Despite the strong fundamentals, both stocks declined in extended trading, with SanDisk falling over 6% and Western Digital dropping nearly 8%. The market reaction reflects elevated expectations following year-to-date gains of approximately 350% for SanDisk shares and more than 100% for Western Digital. Western Digital's current market capitalization of $148.56 billion and trading price of $434.52 represent significant appreciation from its 52-week low of $43.60.

Forward guidance suggests continued momentum, with SanDisk projecting Q4 2026 revenue of $7.75-$8.25 billion and non-GAAP EPS of $30.00-$33.00, while Western Digital forecasts Q4 revenue of $3.65 billion plus or minus $100 million. However, as Cerity Partners' Michael Ashley Schulman noted, the outlooks are "failing to provide the necessary 'wow factor' needed to sustain the breakneck momentum" that has driven the stocks' substantial year-to-date gains.

Sectors and assets to watch

The data storage sector is experiencing a fundamental shift as AI workloads drive demand for high-performance storage solutions. Western Digital Corporation (WDC), with its $148.56 billion market capitalization and portfolio spanning hard disk drives, solid-state drives, and flash memory products under WD and SanDisk brands, represents the primary beneficiary of this trend. The company's 41.1 price-to-earnings ratio reflects investor expectations for continued AI-driven growth.

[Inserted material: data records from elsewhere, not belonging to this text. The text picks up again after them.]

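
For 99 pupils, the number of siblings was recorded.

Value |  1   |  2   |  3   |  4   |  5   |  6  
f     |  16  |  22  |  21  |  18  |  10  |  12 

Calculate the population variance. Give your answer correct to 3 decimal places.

2.505

Values: 1, 2, 3, 4, 5, 6
n = 99, Σfx = 317, mean = 3.2020
Σfx² = 1263
Σf(x − x̄)² = Σfx² − (Σfx)²/n = 1263 − 317²/99 = 247.9596
Population variance = 247.9596 / 99 = 2.5046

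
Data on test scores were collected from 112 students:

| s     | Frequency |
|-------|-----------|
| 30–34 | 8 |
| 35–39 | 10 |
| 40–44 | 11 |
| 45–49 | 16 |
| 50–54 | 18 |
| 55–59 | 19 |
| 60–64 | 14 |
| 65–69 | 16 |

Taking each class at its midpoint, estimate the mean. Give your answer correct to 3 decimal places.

Midpoints: 32, 37, 42, 47, 52, 57, 62, 67
Σfm = 8×32 + 10×37 + 11×42 + 16×47 + 18×52 + 19×57 + 14×62 + 16×67 = 5799
n = Σf = 112
Mean = 5799 / 112 = 51.7768

51.777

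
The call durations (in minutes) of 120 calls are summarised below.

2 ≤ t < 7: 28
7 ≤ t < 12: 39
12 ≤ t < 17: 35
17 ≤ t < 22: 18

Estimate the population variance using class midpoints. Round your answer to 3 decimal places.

Midpoints: 4.5, 9.5, 14.5, 19.5
n = 120, Σfm = 1355, mean = 11.2917
Σfm² = 18290
Σf(m − x̄)² = Σfm² − (Σfm)²/n = 18290 − 1355²/120 = 2989.7917
Population variance = 2989.7917 / 120 = 24.9149

24.915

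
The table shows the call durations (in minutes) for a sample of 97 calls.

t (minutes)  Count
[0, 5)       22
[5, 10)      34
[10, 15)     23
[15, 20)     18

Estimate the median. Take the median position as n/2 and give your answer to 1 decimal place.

Cumulative frequencies: 22, 56, 79, 97
n = 97; position = n/2 = 48.5.
This falls in the class [5, 10): L = 5, F = 22, f = 34, h = 5.
Median ≈ 5 + ((48.5 − 22) / 34) × 5 = 8.8971

8.9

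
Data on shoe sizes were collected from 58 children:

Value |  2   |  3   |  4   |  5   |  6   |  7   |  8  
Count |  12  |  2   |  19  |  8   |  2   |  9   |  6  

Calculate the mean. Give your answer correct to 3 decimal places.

4.638

Values: 2, 3, 4, 5, 6, 7, 8
Σfx = 12×2 + 2×3 + 19×4 + 8×5 + 2×6 + 9×7 + 6×8 = 269
n = Σf = 58
Mean = 269 / 58 = 4.6379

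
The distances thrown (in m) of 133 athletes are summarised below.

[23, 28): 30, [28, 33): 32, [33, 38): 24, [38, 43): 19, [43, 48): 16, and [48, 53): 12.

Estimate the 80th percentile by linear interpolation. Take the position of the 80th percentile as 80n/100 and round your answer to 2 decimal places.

Cumulative frequencies: 30, 62, 86, 105, 121, 133
n = 133; position = 80n/100 = 106.4.
This falls in the class [43, 48): L = 43, F = 105, f = 16, h = 5.
80th percentile ≈ 43 + ((106.4 − 105) / 16) × 5 = 43.4375

43.44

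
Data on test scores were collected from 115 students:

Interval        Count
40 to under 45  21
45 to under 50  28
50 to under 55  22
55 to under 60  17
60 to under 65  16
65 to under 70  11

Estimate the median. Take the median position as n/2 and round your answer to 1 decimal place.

51.9

Cumulative frequencies: 21, 49, 71, 88, 104, 115
n = 115; position = n/2 = 57.5.
This falls in the class 50 to under 55: L = 50, F = 49, f = 22, h = 5.
Median ≈ 50 + ((57.5 − 49) / 22) × 5 = 51.9318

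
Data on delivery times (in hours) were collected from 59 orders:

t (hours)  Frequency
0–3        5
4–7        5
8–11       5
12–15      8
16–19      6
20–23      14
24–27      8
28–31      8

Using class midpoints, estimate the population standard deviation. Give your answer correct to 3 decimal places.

8.572

Midpoints: 1.5, 5.5, 9.5, 13.5, 17.5, 21.5, 25.5, 29.5
n = 59, Σfm = 1036.5, mean = 17.5678
Σfm² = 22544.75
Σf(m − x̄)² = Σfm² − (Σfm)²/n = 22544.75 − 1036.5²/59 = 4335.7288
Population variance = 4335.7288 / 59 = 73.4869
Standard deviation = √73.4869 = 8.5725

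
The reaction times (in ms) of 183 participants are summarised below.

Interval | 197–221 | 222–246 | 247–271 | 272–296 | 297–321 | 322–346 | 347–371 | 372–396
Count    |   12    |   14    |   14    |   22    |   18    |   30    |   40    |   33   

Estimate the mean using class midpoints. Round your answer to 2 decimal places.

318.43

Midpoints: 209, 234, 259, 284, 309, 334, 359, 384
Σfm = 12×209 + 14×234 + 14×259 + 22×284 + 18×309 + 30×334 + 40×359 + 33×384 = 58272
n = Σf = 183
Mean = 58272 / 183 = 318.4262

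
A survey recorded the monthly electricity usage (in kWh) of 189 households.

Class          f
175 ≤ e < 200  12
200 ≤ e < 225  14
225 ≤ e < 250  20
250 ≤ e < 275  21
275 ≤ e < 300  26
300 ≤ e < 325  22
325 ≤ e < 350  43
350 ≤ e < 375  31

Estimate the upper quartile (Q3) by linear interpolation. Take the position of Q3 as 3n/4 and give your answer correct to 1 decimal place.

340.6

Cumulative frequencies: 12, 26, 46, 67, 93, 115, 158, 189
n = 189; position = 3n/4 = 141.75.
This falls in the class 325 ≤ e < 350: L = 325, F = 115, f = 43, h = 25.
Upper quartile ≈ 325 + ((141.75 − 115) / 43) × 25 = 340.5523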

Broader semiconductor and technology infrastructure companies serving AI data centers should benefit from similar tailwinds. The storage sector's performance validates the expanding capital expenditure requirements for AI infrastructure beyond traditional chip manufacturers, suggesting sustained demand for enterprise storage solutions, cloud infrastructure components, and hyperscale data center equipment.

What to watch next

Monitor quarterly datacenter revenue growth rates for both companies, particularly SanDisk's datacenter segment performance relative to its $1.467 billion Q3 baseline. Track whether Western Digital can maintain its 50.5% gross margin levels and continue expanding profitability as AI storage demand evolves. Watch for guidance updates in upcoming quarters to assess whether the companies can deliver the accelerating growth rates needed to justify their elevated valuations following year-to-date gains exceeding 100%.